Jumat, 09 September 2011

Siapa suruh "kismin" alias miskin

First writing..

Mengutip perkataan salah satu menteri yang mengatakan "siapa suruh miskin" terkait dengan banyaknya jumlah kecelakaan yang terjadi pada musim mudik 2011 ini.  Meskipun, nyatanya jumlah korban meninggal lebih sedikit daripada tahun lalu, hal ini tetap tidak dapat diacuhkan begitu saja atau malah dianggap sebagai sebuah prestasi.

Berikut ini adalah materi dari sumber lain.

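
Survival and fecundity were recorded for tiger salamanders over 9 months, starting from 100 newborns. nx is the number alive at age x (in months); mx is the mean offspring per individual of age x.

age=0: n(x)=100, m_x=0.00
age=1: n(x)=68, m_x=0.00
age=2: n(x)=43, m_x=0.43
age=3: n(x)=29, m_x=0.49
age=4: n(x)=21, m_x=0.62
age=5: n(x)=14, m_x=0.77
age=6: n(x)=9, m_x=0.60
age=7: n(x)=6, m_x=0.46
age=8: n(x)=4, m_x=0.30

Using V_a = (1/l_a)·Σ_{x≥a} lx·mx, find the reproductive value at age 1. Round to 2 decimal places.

0.97

lx = nx/n0 = nx/100: 1, 0.68, 0.43, 0.29, 0.21, 0.14, 0.09, 0.06, 0.04
lx·mx for x ≥ 1: 0, 0.1849, 0.1421, 0.1302, 0.1078, 0.054, 0.0276, 0.012 → sum = 0.6586
V_1 = 0.6586 / l_1 = 0.6586 / 0.68 = 0.968529… → 0.97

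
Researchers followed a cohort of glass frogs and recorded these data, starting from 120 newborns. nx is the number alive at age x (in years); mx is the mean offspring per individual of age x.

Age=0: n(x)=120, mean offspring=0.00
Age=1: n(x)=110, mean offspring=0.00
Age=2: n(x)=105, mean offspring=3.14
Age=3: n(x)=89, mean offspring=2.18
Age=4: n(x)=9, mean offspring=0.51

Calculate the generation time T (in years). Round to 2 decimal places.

lx = nx/n0 = nx/120: 1, 0.91667…, 0.875, 0.74167…, 0.075
lx·mx: 0, 0, 2.7475, 1.616833…, 0.03825 → R0 = 4.402583…
x·lx·mx: 0, 0, 5.495, 4.8505…, 0.153 → Σ = 10.4985…
T = 10.4985… / 4.402583… = 2.384623… → 2.38

2.38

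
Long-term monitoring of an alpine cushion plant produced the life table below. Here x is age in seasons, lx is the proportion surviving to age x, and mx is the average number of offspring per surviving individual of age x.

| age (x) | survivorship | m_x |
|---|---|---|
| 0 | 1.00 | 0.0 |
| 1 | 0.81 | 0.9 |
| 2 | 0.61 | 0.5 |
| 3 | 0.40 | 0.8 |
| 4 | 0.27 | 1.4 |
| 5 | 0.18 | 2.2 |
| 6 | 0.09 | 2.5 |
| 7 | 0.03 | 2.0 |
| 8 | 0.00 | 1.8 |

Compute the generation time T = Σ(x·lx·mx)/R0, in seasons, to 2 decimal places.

lx·mx: 0, 0.729, 0.305, 0.32, 0.378, 0.396, 0.225, 0.06, 0 → R0 = 2.413
x·lx·mx: 0, 0.729, 0.61, 0.96, 1.512, 1.98, 1.35, 0.42, 0 → Σ = 7.561
T = 7.561 / 2.413 = 3.133444… → 3.13

3.13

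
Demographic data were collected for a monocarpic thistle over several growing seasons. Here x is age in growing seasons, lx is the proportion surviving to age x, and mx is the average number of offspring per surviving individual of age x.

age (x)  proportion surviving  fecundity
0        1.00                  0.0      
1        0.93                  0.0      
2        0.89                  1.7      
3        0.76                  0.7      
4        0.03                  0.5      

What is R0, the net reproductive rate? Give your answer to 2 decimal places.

lx·mx by age: 0, 0, 1.513, 0.532, 0.015
R0 = Σ lx·mx = 2.06 → 2.06

2.06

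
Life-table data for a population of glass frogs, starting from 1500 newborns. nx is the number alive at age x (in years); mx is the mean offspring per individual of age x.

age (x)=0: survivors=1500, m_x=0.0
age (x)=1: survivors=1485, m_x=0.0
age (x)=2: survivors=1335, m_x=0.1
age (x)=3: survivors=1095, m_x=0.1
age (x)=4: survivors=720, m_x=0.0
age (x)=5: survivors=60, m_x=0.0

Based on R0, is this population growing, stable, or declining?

lx = nx/n0 = nx/1500: 1, 0.99, 0.89, 0.73, 0.48, 0.04
R0 = Σ lx·mx = 0 + 0 + 0.089 + 0.073 + 0 + 0 = 0.162
R0 < 1, so the population is declining.

declining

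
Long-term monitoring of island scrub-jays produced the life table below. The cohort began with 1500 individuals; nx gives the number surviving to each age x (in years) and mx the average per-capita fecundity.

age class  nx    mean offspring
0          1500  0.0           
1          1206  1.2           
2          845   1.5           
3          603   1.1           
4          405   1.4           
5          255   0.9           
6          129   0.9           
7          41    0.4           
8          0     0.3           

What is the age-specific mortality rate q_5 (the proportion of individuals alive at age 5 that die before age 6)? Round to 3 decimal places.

0.494

lx = nx/n0 = nx/1500: 1, 0.804, 0.56333…, 0.402, 0.27, 0.17, 0.086, 0.02733…, 0
q_5 = (l_5 − l_6) / l_5 = (0.17 − 0.086) / 0.17
     = 0.084 / 0.17 = 0.494118… → 0.494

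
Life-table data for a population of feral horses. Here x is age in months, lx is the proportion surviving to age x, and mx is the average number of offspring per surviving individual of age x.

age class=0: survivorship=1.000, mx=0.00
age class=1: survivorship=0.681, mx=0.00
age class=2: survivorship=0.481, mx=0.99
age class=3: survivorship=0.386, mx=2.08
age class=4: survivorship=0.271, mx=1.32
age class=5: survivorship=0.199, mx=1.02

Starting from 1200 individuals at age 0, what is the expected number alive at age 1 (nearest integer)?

817

Expected survivors = N0 · l_1 = 1200 × 0.681 = 817.2 → 817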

Jika boleh saya berkomentar sedikit,

Semua orang sudah tahu bahwa kecelakaan sebagian besar didominasi oleh pengendara motor atau pemudik yang memilih kendaraan roda dua sebagai transportasi mereka.  Pilihan mereka ini dapat didasari oleh beberapa hal, diantaranya faktor waktu, biaya, efisiensi dan "momen".  Namun, faktor yang paling sering mempengaruhi pilihan tersebut adalah dari faktor biaya, mengingat hampir atau bahkan justru seluruh jenis transportasi mengalami kenaikan tarif pada waktu-waktu khusus seperti ini.  Dengan sebuah sepeda motor yang sedikit dimodifikasi, pemudik dapat pulang berdua ke kampungnya dengan biaya yang sangat sedikit.  Ambil saja contoh ke Cirebon, dengan motor mungkin pemudik hanya akan menghabiskan biaya sekitar 50 ribu untuk ongkos dua orang.  Lain halnya dengan kereta atau bis, ongkos kedua transportasi tersebut bisa jadi berkali-kali lipat daripada ongkos dengan menggunakan sebuah sepeda motor.

Jadi mungkin saja ini yang dimaksud oleh Pak Menteri, banyak orang miskin yang memilih menggunakan motor karena minimnya biaya tersebut yang menjadi alasannya.

Menurut saya, tidak sepantasnya kata-kata tersebut keluar dari seorang yang duduk di bangku pemerintahan.  Karena bila dilihat, selain karena human error, kecelakaan ini juga terjadi karena kurangnya kualitas infrastruktur yang digunakan untuk menopang besarnya arus pemudik yang ingin pulang ke kampung halaman.  Pengalaman saya sendiri, pengaspalan jalan di Pantura seperti tidak akan pernah halus seperti jalan2 di daerah Sudirman atau Kemayoran yang selalu dijaga kualitasnya.  Seperti kita yang pernah mengendarakan motor tahu, sedikit saja perbedaan ketinggian jalan yang kita lalui dalam kecepatan normal (sekitar 60 km/h), stang motor akan lari kesana kemari.  Apabila ada sesuatu lain dijalan, habis sudah, kita akan jatuh terguling di aspal ataupun semen jalan yang tidak rata tersebut.  Belum lagi, kondisi penerangan yang tidak jelas kualitasnya, padahal saya sudah cukup menyambut inisiatif pemerintah untuk menggunakan lampu LED dengan tenaga surya di daerah Pantura.  Namun yang saya alami adalah lampu-lampu tersebut tidak menyala sebagaimana mestinya, padahal kita tahu bahwa di daerah Pantura, banyak sekali aktifitas warga yang lalu lalang di jalanan umum.  Apabila aktifitas ini tidak dapat terlihat dengan jelas akibat minimnya pencahayaan, maka kecelakaan pun dapat terjadi.

Jadi, alangkah baiknya bila Pak Menteri, yang nyatanya bertanggung jawab atas kondisi infrastruktur tersebut, berusaha untuk memperbaiki semua kesalahan tersebut. Karena semua kondisi infrastruktur harus juga dijaga, bukan hanya dibuat dan lantas diabaikan.

Semoga tulisan saya ini dapat mencerahkan dan memberi kritik yang sehat, juga membangun.

Sidewalker

1 komentar:

  1. yaaaa namanya juga uda diatas kalo liat kebawah lagi mah ntar tuh mentri nyungsep..
    kalo gw duduk dipemerintahan, transportasi masal kayak kereta uda gw buat gratis, slain emang bisa mengurangi kepadatan dijalan raya. yaaa emang pendapatan negara uda banyak koq dari pajak.. cuma orang2nya aj yg tukang korup. lagian dari pada dananya dibuat proyek benerin jalan tiap taunnya, yang dananya lari ga jelas kemana mending buat gratisin transportasi kereta.